Why fuel never goes on sale
It all comes down to Price Elasticity. Knowing elasticity of demand will help you understand why things cost as much as they do. Hint: You'll still buy gas no matter how expensive the price.
Key Takeaways:
Economists use three elasticities: price elasticity, income elasticity, and cross elasticity to answer the question: “how much?”
Businesses use elasticity to predict how you will react when they change their prices or how you will react when your income changes.
Elasticity answers the question: how much? How many fewer apps will people buy when the price of apps rises? How many more taxi rides and fewer bus rides will people buy when their incomes rise? How many more hot dogs will you buy? When hamburgers become more expensive? Economists use three elasticities: price elasticity, income elasticity, and cross elasticity to answer the question “how much?”
Price Elasticity
The price elasticity of demand tells us how sensitive people's purchases are of a product to changes in the price of the product. For example, if the price of gas rises a lot, and you still buy the same (or just a little less gas than you did before), we say that your consumption of gas is not very sensitive to price changes. Economists say that your consumption of gas is: Price Inelastic.
If the price of apps rises a little and you buy a lot fewer apps, then we say that your consumption of apps is very sensitive to price changes. Economists say that your consumption of apps is: Price Elastic.
Income Elasticity
The income elasticity of demand tells us how sensitive people's purchases of a product are in response to changes in their incomes. For example, if your income rises a lot and you consume only a little more pizza than you did before, we say that your consumption of pizza is not very sensitive to income changes. Economists say that your consumption of pizza is: Income Inelastic.
If your income rises a little and you consume a lot more wine than you did before, we say that your consumption of wine is very sensitive to income changes. Economists say that your consumption of wine is: Income Elastic.

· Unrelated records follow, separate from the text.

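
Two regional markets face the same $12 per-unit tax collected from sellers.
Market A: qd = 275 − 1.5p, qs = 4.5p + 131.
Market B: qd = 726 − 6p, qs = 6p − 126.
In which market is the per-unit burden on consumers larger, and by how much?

Market A, by $3.

Market A: pre-tax p* = $24, q* = 239; post-tax q = 225.5; per-unit burden on consumers = $9.
Market B: pre-tax p* = $71, q* = 300; post-tax q = 264; per-unit burden on consumers = $6.
Difference: $9 vs $6 → market A is larger by $3.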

Income Elasticity also tells us whether consumers regard a product is superior, normal or inferior. For example, suppose that when your income rises by 10%, you consume 15% more recorded music, 10% more pizza, and 5% less ramen noodles. Economists say that, for you: recorded music is a superior product, Pizza is a normal product, and ramen noodles are an inferior product.
Cross Elasticity
The cross elasticity of demand tells us how sensitive people's purchases of one product are in response to changes in the price of a different product. For example, if the price of hotdogs rises a little and you consume a lot less ketchup than you did before, we say that your consumption of ketchup is very sensitive to changes in the price of hotdogs.
Cross elasticity also tells us whether consumers regard to products as: substitutes or complements.
Substitutes are goods that consumers usually consume in place of each other, like: Pizza and Spaghetti, beer and wine, or movies and baseball games. If the price of one rises, then the amount that you consume of the other rises as well.
Complements are goods that consumers usually consumed together like: hotdogs and ketchup, shoes and socks, or printer paper and ink. If the price of one rises, then the amount you consume then the other one falls.
Economists use elasticities to describe how you behave toward products. Whether you regard products as complements or substitutes or whether you regard them as superior or inferior. Businesses use elasticity to predict how you will react when they change their prices or how you will react when your income changes.